Hoge energieprijzen en kabinetsmaatregelen

Het is voor veel glastuinbouwondernemers een onzekere tijd. De hoge gasprijzen leiden tot zorgen over de toekomst; hoe kom ik deze situatie door en kan mijn bedrijf wel blijven voortbestaan? De gestegen energiekosten leiden er toe dat ondernemers meer besparen en extensiveren (zoals langere leegstand in de winterperiode of teelt met minder warmte en/of belichting). Daarbij bestaan grote verschillen tussen de ondernemers, wat afhangt van het type teelt (energie-intensiteit en cyclus van het gewas), de energiepositie (leveringscontract), aan- of afwezigheid van een warmtekrachtkoppeling (stroomverkoop) en de financiële situatie.

Dit wordt ook beschreven in de tweede verkenning van de Wageningen Economic Research (WEcR) van de mogelijke inkomenseffecten van de oorlog in Oekraïne voor bedrijven in de land- en tuinbouw die u op 9 november heeft ontvangen4. De grote diversiteit binnen de sector maakt het lastig de effecten op de sector als geheel goed te voorspellen. Inmiddels heeft WEcR ook de inkomensramingen van de land- en tuinbouw over 2022 gepresenteerd5. Ook hier blijken de verschillen tussen sectoren groot. Het inkomen van glasgroentenbedrijven steeg gemiddeld ten opzichte van 2021, terwijl het inkomen binnen de sierteelt (snijbloemen, pot- en perkplanten) gemiddeld is gedaald. Ik wil daarbij benadrukken dat dit om gemiddelden gaat; de situatie verschilt sterk van tuinder tot tuinder.

Naast de afspraken uit het convenant, zoals hiervoor genoemd, neemt het kabinet een aantal specifieke extra maatregelen om tuinders tijdens deze lastige periode te steunen.

  • Zo kunnen glastuinders gebruik maken van de Tegemoetkoming Energiekosten (TEK-regeling). Het kabinet heeft besloten deze regeling algemeen (sector-overstijgend) open te stellen. Beoogd wordt openstelling in eerste kwartaal van 2023, zoals benoemd in notaoverleg over het prijsplafond op 10 november 2022 met de Minister van Economische Zaken en Klimaat. Omdat het tijdelijke EU-staatssteunkader voor landbouwbedrijven, zoals tuinders of tuinbouwondernemingen, op 28 oktober 2022 door de Europese Commissie is verruimd, geldt nu ook voor agrarische ondernemers dat ze in aanmerking komen voor de TEK tot een maximum vergoeding van 160.000 euro (dit was 62.000 euro).

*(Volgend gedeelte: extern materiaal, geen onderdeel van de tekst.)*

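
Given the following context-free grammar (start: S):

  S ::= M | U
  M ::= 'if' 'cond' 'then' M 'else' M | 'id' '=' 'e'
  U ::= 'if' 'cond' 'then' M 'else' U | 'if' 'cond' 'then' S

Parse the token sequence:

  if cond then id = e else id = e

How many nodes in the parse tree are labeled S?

[S [M if cond then [M id = e] else [M id = e]]]

1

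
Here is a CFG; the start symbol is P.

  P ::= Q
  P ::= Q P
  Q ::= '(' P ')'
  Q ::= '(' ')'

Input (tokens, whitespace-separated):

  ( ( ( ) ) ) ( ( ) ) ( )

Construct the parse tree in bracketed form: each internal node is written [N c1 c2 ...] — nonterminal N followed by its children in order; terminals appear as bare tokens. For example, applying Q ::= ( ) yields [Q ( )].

P
Q P
( P ) P
( Q ) P
( ( P ) ) P
( ( Q ) ) P
( ( ( ) ) ) P
( ( ( ) ) ) Q P
( ( ( ) ) ) ( P ) P
( ( ( ) ) ) ( Q ) P
( ( ( ) ) ) ( ( ) ) P
( ( ( ) ) ) ( ( ) ) Q
( ( ( ) ) ) ( ( ) ) ( )

[P [Q ( [P [Q ( [P [Q ( )]] )]] )] [P [Q ( [P [Q ( )]] )] [P [Q ( )]]]]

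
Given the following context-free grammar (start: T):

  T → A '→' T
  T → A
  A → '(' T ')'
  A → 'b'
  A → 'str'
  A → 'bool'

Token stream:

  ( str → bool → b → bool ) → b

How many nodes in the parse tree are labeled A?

[T [A ( [T [A str] → [T [A bool] → [T [A b] → [T [A bool]]]]] )] → [T [A b]]]

6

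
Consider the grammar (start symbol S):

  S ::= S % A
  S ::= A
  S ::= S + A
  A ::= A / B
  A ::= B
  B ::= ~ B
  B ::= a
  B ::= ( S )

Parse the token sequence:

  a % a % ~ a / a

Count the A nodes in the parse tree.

[S [S [S [A [B a]]] % [A [B a]]] % [A [A [B ~ [B a]]] / [B a]]]

4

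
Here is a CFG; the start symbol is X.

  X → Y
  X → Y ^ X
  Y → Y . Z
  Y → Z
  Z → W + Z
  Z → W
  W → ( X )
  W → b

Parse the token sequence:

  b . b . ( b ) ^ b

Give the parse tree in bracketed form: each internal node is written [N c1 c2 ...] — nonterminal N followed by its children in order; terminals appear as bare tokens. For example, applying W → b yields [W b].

[X [Y [Y [Y [Z [W b]]] . [Z [W b]]] . [Z [W ( [X [Y [Z [W b]]]] )]]] ^ [X [Y [Z [W b]]]]]

X
Y ^ X
Y . Z ^ X
Y . Z . Z ^ X
Z . Z . Z ^ X
W . Z . Z ^ X
b . Z . Z ^ X
b . W . Z ^ X
b . b . Z ^ X
b . b . W ^ X
b . b . ( X ) ^ X
b . b . ( Y ) ^ X
b . b . ( Z ) ^ X
b . b . ( W ) ^ X
b . b . ( b ) ^ X
b . b . ( b ) ^ Y
b . b . ( b ) ^ Z
b . b . ( b ) ^ W
b . b . ( b ) ^ b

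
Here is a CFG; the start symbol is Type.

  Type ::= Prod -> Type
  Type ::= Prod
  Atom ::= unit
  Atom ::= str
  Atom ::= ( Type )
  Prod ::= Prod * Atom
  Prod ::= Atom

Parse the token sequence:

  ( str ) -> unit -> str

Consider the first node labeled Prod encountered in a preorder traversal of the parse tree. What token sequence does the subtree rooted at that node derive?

( str )

[Type [Prod [Atom ( [Type [Prod [Atom str]]] )]] -> [Type [Prod [Atom unit]] -> [Type [Prod [Atom str]]]]]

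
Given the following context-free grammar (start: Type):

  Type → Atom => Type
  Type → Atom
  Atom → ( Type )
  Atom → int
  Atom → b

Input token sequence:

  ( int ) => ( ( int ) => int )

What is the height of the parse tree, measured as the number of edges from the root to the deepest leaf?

7

[Type [Atom ( [Type [Atom int]] )] => [Type [Atom ( [Type [Atom ( [Type [Atom int]] )] => [Type [Atom int]]] )]]]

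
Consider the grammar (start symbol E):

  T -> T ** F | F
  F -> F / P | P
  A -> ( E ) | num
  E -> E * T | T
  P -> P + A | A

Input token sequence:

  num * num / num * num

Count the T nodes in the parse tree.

[E [E [E [T [F [P [A num]]]]] * [T [F [F [P [A num]]] / [P [A num]]]]] * [T [F [P [A num]]]]]

3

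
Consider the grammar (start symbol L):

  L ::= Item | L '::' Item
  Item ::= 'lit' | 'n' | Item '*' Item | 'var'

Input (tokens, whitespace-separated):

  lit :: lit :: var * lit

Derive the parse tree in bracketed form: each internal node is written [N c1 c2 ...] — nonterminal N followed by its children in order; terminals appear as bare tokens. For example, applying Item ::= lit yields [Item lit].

L
L :: Item
L :: Item :: Item
Item :: Item :: Item
lit :: Item :: Item
lit :: lit :: Item
lit :: lit :: Item * Item
lit :: lit :: var * Item
lit :: lit :: var * lit

[L [L [L [Item lit]] :: [Item lit]] :: [Item [Item var] * [Item lit]]]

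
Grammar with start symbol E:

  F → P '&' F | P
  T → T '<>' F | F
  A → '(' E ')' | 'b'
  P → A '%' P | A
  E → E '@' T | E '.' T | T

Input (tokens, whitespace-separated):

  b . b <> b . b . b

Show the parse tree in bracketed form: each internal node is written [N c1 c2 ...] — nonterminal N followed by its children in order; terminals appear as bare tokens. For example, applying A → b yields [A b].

[E [E [E [E [T [F [P [A b]]]]] . [T [T [F [P [A b]]]] <> [F [P [A b]]]]] . [T [F [P [A b]]]]] . [T [F [P [A b]]]]]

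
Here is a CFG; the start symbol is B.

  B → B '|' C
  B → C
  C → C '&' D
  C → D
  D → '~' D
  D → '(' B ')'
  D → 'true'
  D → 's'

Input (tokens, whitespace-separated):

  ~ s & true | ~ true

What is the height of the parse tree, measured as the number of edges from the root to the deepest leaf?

[B [B [C [C [D ~ [D s]]] & [D true]]] | [C [D ~ [D true]]]]

6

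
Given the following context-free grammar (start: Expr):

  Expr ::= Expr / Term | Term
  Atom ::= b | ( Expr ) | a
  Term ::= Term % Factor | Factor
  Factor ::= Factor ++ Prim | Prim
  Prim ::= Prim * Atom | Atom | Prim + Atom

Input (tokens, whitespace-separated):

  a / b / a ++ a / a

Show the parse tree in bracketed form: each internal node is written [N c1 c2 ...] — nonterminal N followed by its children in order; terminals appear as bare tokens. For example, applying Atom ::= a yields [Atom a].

[Expr [Expr [Expr [Expr [Term [Factor [Prim [Atom a]]]]] / [Term [Factor [Prim [Atom b]]]]] / [Term [Factor [Factor [Prim [Atom a]]] ++ [Prim [Atom a]]]]] / [Term [Factor [Prim [Atom a]]]]]

Expr
Expr / Term
Expr / Term / Term
Expr / Term / Term / Term
Term / Term / Term / Term
Factor / Term / Term / Term
Prim / Term / Term / Term
Atom / Term / Term / Term
a / Term / Term / Term
a / Factor / Term / Term
a / Prim / Term / Term
a / Atom / Term / Term
a / b / Term / Term
a / b / Factor / Term
a / b / Factor ++ Prim / Term
a / b / Prim ++ Prim / Term
a / b / Atom ++ Prim / Term
a / b / a ++ Prim / Term
a / b / a ++ Atom / Term
a / b / a ++ a / Term
a / b / a ++ a / Factor
a / b / a ++ a / Prim
a / b / a ++ a / Atom
a / b / a ++ a / a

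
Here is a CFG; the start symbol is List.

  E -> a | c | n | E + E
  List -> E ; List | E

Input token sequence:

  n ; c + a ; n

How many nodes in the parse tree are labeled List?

[List [E n] ; [List [E [E c] + [E a]] ; [List [E n]]]]

3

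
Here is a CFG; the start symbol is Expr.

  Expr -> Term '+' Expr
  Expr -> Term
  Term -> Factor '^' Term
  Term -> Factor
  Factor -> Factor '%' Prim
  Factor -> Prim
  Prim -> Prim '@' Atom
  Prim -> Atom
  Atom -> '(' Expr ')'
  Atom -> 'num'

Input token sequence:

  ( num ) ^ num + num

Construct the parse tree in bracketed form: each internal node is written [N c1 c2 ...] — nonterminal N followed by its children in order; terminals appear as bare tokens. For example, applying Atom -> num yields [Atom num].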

Daarnaast geldt dat een belangrijk toelatingscriterium, namelijk het deel van de energiekosten ten opzichte van de omzet is verlaagd van 12,5% naar 7%, waar uw Kamer op 9 november 2022 over is geïnformeerd. Tenslotte zijn er geen minimale verbruiksdrempels waar ondernemingen aan moeten voldoen om te kwalificeren voor de TEK.

  • Voor glastuinbouwondernemers die op korte termijn in liquiditeitsproblemen komen, heeft het kabinet besloten een tijdelijke mogelijkheid voor een borgstellingskrediet voor glastuinders te creëren onder het tijdelijk EU-staatssteunkader voor steun in verband met de Russische oorlog tegen Oekraïne, waarbij de overheid een deel van het risico voor een bank bij verstrekking van krediet overneemt.6 De openstelling vindt plaats zodra de staatssteungoedkeuring van de Europese Commissie ontvangen is. Ik hoop de regeling zo snel mogelijk open te kunnen stellen. Ik verwacht de goedkeuring van de Commissie uiterlijk in maart, maar hopelijk al eerder.

Bovenstaande maatregelen helpen om, zoveel als mogelijk, te voorkomen dat gezonde bedrijven faillissement moeten aanvragen. In het volle besef dat de overheid ook niet alle tuinders kan helpen. Toch ben ik ervan overtuigd dat we toekomstperspectief houden voor een sector waar we trots op kunnen zijn, die relevant is voor de voedselvoorziening èn die kan bijdragen aan de energietransitie. Ik blijf met de sector in gesprek om de situatie te volgen. Daarbij ben ik ook in gesprek met WEcR over de mogelijkheden om de impact van bedrijfsbeëindigingen in beeld te krijgen en de effecten die dat heeft op de rest van de keten, zoals ook door uw Kamer is verzocht in de motie van het lid Van der Plas et al7. In het eerste kwartaal verwacht ik de opties in beeld te hebben. Ik zal uw Kamer dan over de uitvoering van de motie informeren, zoals verzocht door de vaste commissie voor Landbouw, Natuur en Voedselkwaliteit.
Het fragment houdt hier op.